So, the lords of football released the 2019 NFL schedule, and the Giants should be kneeling at their largesse.
If you remove the Cowboys and Eagles - whom the Giants have to play every year, anyway - there's only one team to truly fear on their 16-game slate. Granted, it's the Super Bowl champion New England Patriots, but if you take a wide lens to their list of foes, the Giants got a pillow-soft schedule befitting their grotesque record last year. Beyond the Pats and a Week 12 road game against the Bears, the G-Men face a few gridiron patsies on their way back to respectability.
In fact, the Giants play three of the five worst teams from last year, all of whom have a higher draft pick than Big Blue (No. 6) Combined, the three clubs finished 12-36 last season.
In Week 3, Big Blue hits the road to play the Buccaneers, named after a city (Tampa Bay) that doesn't exist, saddled with a QB (Jameis Winston) they don't want, and lacking a new identity. Bruce Arians is more than a capable coach, but he can't turn Tampa Bay around in one year.
In Week 7, they host the Arizona Cardinals, who have the top pick in the NFL Draft. They are so organizationally headless they may give the boot to their first-round QB from 2018 (Josh Rosen) and replace him with a pro baseball player (Kyler Murray) whose leadership skills are being questioned by a few former NFL GMs (such as Charley Casserly and Scot McCloughan).
In Week 10, we stroll down the bowels of MetLife and find Big Blue against Gang Green, which is technically a road game for the Giants, even if we've known for decades that that slice of swamp belongs to the Maras, not the Johnsons.
Thumb through their home schedule, and fans must be frothing (or at least drooling) at the prospect of facing the Bills, Redskins, Vikings, and Cards. After two potentially tough games against the Cowboys and Packers, the Giants face perhaps the worst team in the NFL. In Week 15, they welcome the Miami Dolphins, the Marlins of the NFL, a team with a neophyte at head coach and a career backup as its starting QB. And if you caught the recent pics and quips directed at Ryan Fitzpatrick, you may have noticed he put on a few pounds, his physique more Nutty Professor than Harvard grad. The only magic left in Fitzmagic is at the kids' buffet from all the birthday parties he said he attended (and devoured, evidently).

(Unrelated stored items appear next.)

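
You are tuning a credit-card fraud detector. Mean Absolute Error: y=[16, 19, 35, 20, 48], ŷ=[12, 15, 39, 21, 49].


Absolute errors: |16-12|=4, |19-15|=4, |35-39|=4, |20-21|=1, |48-49|=1
Sum = 14
MAE = 14/5 = 14/5

14/5


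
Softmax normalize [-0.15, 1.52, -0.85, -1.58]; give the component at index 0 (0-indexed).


Exponentials: e^-0.15=0.8607, e^1.52=4.5722, e^-0.85=0.4274, e^-1.58=0.206
Sum = 6.0663
Softmax = [0.1419, 0.7537, 0.0705, 0.034]
p[0] = 0.8607/6.0663 = 0.1419

0.1419


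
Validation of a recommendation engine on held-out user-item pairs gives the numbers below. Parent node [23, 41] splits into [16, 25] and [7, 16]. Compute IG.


Parent = [23, 41], H_parent = 0.9422
H_left = 0.965 (n=41), H_right = 0.8865 (n=23)
H_children = (41/64)·0.965 + (23/64)·0.8865 = 0.9368
IG = 0.9422 - 0.9368 = 0.0054

0.0054


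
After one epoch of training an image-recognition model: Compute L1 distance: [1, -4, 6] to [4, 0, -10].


d = |1-4| + |-4-0| + |6+ 10|
  = 3 + 4 + 16
  = 23

23


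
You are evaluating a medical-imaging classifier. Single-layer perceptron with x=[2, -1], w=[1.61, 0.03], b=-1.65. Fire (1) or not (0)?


z = (2)·(1.61) + (-1)·(0.03) - 1.65
  = 1.54
step(z) = 1 (z≥0)

1


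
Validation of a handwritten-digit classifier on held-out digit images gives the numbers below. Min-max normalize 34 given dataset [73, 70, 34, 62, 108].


min=34, max=108
(34-34)/(108-34) = 0/74 = 0.0

0.0


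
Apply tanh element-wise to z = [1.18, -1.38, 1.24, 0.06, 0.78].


tanh(1.18) = 0.8275
tanh(-1.38) = -0.881
tanh(1.24) = 0.8455
tanh(0.06) = 0.0599
tanh(0.78) = 0.6527
result = [0.8275, -0.881, 0.8455, 0.0599, 0.6527]

[0.8275, -0.881, 0.8455, 0.0599, 0.6527]


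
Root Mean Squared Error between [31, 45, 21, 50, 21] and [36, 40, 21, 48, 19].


MSE = 58/5 = 11.6
RMSE = √(58/5) = 3.4059

3.4059


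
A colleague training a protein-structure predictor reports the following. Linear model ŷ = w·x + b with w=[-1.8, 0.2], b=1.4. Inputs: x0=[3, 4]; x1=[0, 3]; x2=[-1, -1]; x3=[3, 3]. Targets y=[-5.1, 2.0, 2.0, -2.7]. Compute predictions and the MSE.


ŷ0 = (-1.8)·(3) + (0.2)·(4) + 1.4 = -3.2
ŷ1 = (-1.8)·(0) + (0.2)·(3) + 1.4 = 2.0
ŷ2 = (-1.8)·(-1) + (0.2)·(-1) + 1.4 = 3.0
ŷ3 = (-1.8)·(3) + (0.2)·(3) + 1.4 = -3.4
errors² = [3.61, 0.0, 1.0, 0.49]
MSE = 5.1000/4 = 1.275

1.275


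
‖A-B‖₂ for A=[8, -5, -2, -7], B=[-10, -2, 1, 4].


d = √((8+ 10)² + (-5+ 2)² + (-2-1)² + (-7-4)²)
  = √(324 + 9 + 9 + 121)
  = √463 = 21.5174

21.5174


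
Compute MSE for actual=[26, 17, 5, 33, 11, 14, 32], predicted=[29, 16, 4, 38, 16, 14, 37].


Squared errors: (26-29)²=9, (17-16)²=1, (5-4)²=1, (33-38)²=25, (11-16)²=25, (14-14)²=0, (32-37)²=25
Sum = 86
MSE = 86/7 = 86/7

86/7


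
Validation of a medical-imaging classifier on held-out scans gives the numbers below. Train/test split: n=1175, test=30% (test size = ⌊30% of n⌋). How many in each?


Test = ⌊1175·30/100⌋ = 352
Train = 1175 - 352 = 823

Train: 823, Test: 352


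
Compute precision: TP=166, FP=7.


Precision = TP/(TP+FP)
= 166/(166+7)
= 166/173 = 95.95%

95.95%


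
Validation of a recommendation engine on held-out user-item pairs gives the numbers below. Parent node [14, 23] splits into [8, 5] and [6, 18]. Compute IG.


Parent = [14, 23], H_parent = 0.9569
H_left = 0.9612 (n=13), H_right = 0.8113 (n=24)
H_children = (13/37)·0.9612 + (24/37)·0.8113 = 0.864
IG = 0.9569 - 0.864 = 0.0929

0.0929


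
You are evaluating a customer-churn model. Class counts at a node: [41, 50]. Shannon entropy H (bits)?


Probabilities: [41/91, 50/91] ≈ [0.4505, 0.5495]
H = -((41/91)·log₂(41/91) + (50/91)·log₂(50/91))
  = 0.9929 bits

0.9929 bits


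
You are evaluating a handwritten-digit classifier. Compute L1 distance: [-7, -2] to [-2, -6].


d = |-7+ 2| + |-2+ 6|
  = 5 + 4
  = 9

9


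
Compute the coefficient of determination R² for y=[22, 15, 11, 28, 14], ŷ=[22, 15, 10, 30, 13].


ȳ = 18
SS_res = Σ(y-ŷ)² = 6
SS_tot = Σ(y-ȳ)² = 190
R² = 1 - SS_res/SS_tot = 1 - 0.0316 = 0.9684

0.9684


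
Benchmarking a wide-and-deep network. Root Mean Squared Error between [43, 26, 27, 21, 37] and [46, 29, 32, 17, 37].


MSE = 59/5 = 11.8
RMSE = √(59/5) = 3.4351

3.4351


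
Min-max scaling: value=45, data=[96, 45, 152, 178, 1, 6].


min=1, max=178
(45-1)/(178-1) = 44/177 = 0.2486

0.2486


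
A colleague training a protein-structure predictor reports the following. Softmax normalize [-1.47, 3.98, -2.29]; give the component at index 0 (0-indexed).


Exponentials: e^-1.47=0.2299, e^3.98=53.517, e^-2.29=0.1013
Sum = 53.8482
Softmax = [0.0043, 0.9938, 0.0019]
p[0] = 0.2299/53.8482 = 0.0043

0.0043


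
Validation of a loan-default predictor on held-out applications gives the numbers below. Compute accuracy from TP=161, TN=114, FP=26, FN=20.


Accuracy = (TP+TN)/(TP+TN+FP+FN)
= (161+114)/(321)
= 275/321 = 85.67%

85.67%


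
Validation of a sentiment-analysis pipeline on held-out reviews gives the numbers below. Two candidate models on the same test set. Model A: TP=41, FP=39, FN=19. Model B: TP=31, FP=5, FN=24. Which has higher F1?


Model A: P=41/80=0.5125, R=41/60=0.6833, F1=2PR/(P+R)=2TP/(2TP+FP+FN)=82/140=0.5857
Model B: P=31/36=0.8611, R=31/55=0.5636, F1=2PR/(P+R)=2TP/(2TP+FP+FN)=62/91=0.6813
0.5857 < 0.6813 → Model B

Model B


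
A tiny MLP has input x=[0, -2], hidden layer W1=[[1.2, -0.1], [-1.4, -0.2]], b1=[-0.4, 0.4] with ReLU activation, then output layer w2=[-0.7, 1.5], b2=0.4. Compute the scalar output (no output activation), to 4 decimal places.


z1[0] = (1.2)·(0) + (-0.1)·(-2) - 0.4 = -0.2
z1[1] = (-1.4)·(0) + (-0.2)·(-2) + 0.4 = 0.8
h = ReLU(z1) = [0.0, 0.8]
output = (-0.7)·(0.0) + (1.5)·(0.8) + 0.4 = 1.6

1.6


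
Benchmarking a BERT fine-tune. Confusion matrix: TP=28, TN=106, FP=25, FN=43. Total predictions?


Total = TP + TN + FP + FN
= 28 + 106 + 25 + 43
= 202
(Predicted positive: 53, predicted negative: 149)

202


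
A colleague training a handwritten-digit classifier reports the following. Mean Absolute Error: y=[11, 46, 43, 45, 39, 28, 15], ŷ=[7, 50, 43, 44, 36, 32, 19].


Absolute errors: |11-7|=4, |46-50|=4, |43-43|=0, |45-44|=1, |39-36|=3, |28-32|=4, |15-19|=4
Sum = 20
MAE = 20/7 = 20/7

20/7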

Their road foes are more formidable, with games against the aforementioned Pats, plus the Lions, Bears, Eagles, and Cowboys. Four out of those five clubs made last year's playoffs. But if you watched the Bears get handled at home by the Eagles in the playoffs, you have to wonder if Mitch Trubisky is the face of the franchise or flavor of the moment.
So. 10 of their 16 opponents were home in January. The aggregate 2018 winning percentage of the teams Big Blue faces in 2019 is .473 - making the Washington Redskins the only club with a softer schedule (.469). In the interest of complete candor, the G-Men are in a logjam with the Pats, Jets, Rams, and Bengals for the second-easiest road to the NFL playoffs (according to the Sporting News).
So, maybe this is some karmic justice for a team fallen on hard times. Maybe the NFL, about to celebrate its 100th birthday, is rewarding a team that's been around for 93 of them. Either way, the Giants should thank the football gods - or their lucky stars - for the constellation of bad teams they face and the consolation prize for being so bad.